On 4/26/20, assistance was called due to the patient taking another patient's belongings and scattering items throughout the day room. The patient then offered to clean the day room up which was observed by staff. Staff did not observe the patient pocket any items. The MHTs believed this might be when she obtained the pen even though she was monitored closely as she picked up the mess.
On 4/26, overnight into 4/27/20, the MHTs noticed the patient touched her breast pocket many times and they suspected she had a pen. MHT #5 requested to search, but the patient refused, so they continued to monitor. When the patient got up in the middle of the night, MHTs searched her bed and found a pen at the bottom of the bed and it was removed. No other contraband was found. A room search had been completed at the beginning of the shift.
On 4/27/20, the MHT reported the patient was sleeping under covers and when the patient woke up for the morning, the MHTs found blood on her sheets and identified she had put the pen cap in her wound. When the patient was asked if she had anything else, she reported yes, and gave another pen cap and a crayon from the pocket of her scrubs.
The facility identified what could have been performed differently was to have asked for assistance in searching the patient when she was suspected of having a pen. They identified if she had one piece of contraband, she may have had others due to her safety risk. MHT #5 reported they did not force a search because they did not want to upset the patient again and have it lead to another restraint/seclusion episode in the middle of the night. Each MHT involved emphasized the patient was a self-harmer and needed to be closely monitored and each was aware she was admitted for harm to self, due to stabbing her arms with pencils, cutting, scratching, etc. Post incident action was the room was stripped to allow only a pillow without a pillow case and a safety blanket.
The corrective action was to remove caps from all patient flexible pens to reduce the opportunity for the incident to occur again.
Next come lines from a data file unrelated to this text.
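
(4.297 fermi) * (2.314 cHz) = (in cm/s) 9.943e-15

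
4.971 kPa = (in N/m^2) 4971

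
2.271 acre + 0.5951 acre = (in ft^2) 1.248e+05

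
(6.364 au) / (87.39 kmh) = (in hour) 1.089e+07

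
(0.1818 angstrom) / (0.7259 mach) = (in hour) 2.043e-17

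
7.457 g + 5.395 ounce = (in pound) 0.3536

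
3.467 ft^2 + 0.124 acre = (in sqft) 5405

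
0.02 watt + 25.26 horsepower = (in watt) 1.884e+04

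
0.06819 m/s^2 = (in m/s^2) 0.06819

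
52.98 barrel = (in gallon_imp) 1853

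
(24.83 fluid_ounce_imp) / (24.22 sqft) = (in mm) 0.3135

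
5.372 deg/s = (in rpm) 0.8953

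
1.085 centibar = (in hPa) 10.85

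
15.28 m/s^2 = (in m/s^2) 15.28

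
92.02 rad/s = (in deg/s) 5272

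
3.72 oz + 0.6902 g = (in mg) 1.062e+05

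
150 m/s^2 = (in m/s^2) 150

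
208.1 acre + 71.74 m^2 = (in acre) 208.1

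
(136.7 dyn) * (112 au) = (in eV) 1.43e+29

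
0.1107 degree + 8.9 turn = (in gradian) 3560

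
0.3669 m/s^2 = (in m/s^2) 0.3669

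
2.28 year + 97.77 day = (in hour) 2.232e+04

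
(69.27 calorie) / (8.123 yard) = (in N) 39.02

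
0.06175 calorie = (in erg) 2.584e+06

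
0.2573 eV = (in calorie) 9.853e-21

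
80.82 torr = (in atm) 0.1063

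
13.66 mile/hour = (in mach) 0.01793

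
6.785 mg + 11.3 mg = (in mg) 18.09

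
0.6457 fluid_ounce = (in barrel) 0.0001201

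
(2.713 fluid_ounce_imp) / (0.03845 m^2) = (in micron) 2005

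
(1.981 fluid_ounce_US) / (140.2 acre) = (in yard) 1.129e-10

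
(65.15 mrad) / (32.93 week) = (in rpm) 3.124e-08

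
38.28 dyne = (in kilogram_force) 3.903e-05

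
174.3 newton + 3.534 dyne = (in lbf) 39.18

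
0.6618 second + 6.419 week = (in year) 0.1231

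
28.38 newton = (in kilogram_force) 2.894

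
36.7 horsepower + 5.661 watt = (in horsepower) 36.71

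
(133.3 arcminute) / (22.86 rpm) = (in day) 1.875e-07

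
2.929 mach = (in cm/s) 9.973e+04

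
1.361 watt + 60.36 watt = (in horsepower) 0.08277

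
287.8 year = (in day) 1.05e+05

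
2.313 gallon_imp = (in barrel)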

It was to be completed by 5/1/20 and owned by the MHTs.

iii. There was no investigation that addressed the lack of an observation order from 4/23/20 to 4/29/20 or the reason staff did not perform a search on the patient on the night shift, even though they had a high suspicion of contraband. In addition, there was no investigation that addressed why the staff did not have the patient change her clothes when contraband was suspected in her clothes or how the patient had contraband even though staff documented a room search was performed.

Furthermore, while the action plan was to remove the pen caps and was owned by the MHTs, there was no evidence of any leadership oversight to ensure the correction had been made, or if removing the pen caps was an effective management of pens as contraband.

Observations on 6/23/20, revealed contraband in a resident's on the 600 unit which staff suspected was present; yet, staff did not perform room checks upon video review as they documented (cross-reference A0144).

The 6/23/20 incident may have been prevented had staff been educated and audited on their room search performance after the 4/27/20 incident. Further, observations throughout the facility on 6/23/20 and 6/24/20 (almost 2 months after the 4/27/20 incident) revealed staff did not understand the process to ensure patients received care in a safe setting by identifying contraband and effectively removing it. The action plan did not include an assessment of contraband in the facility and staff education.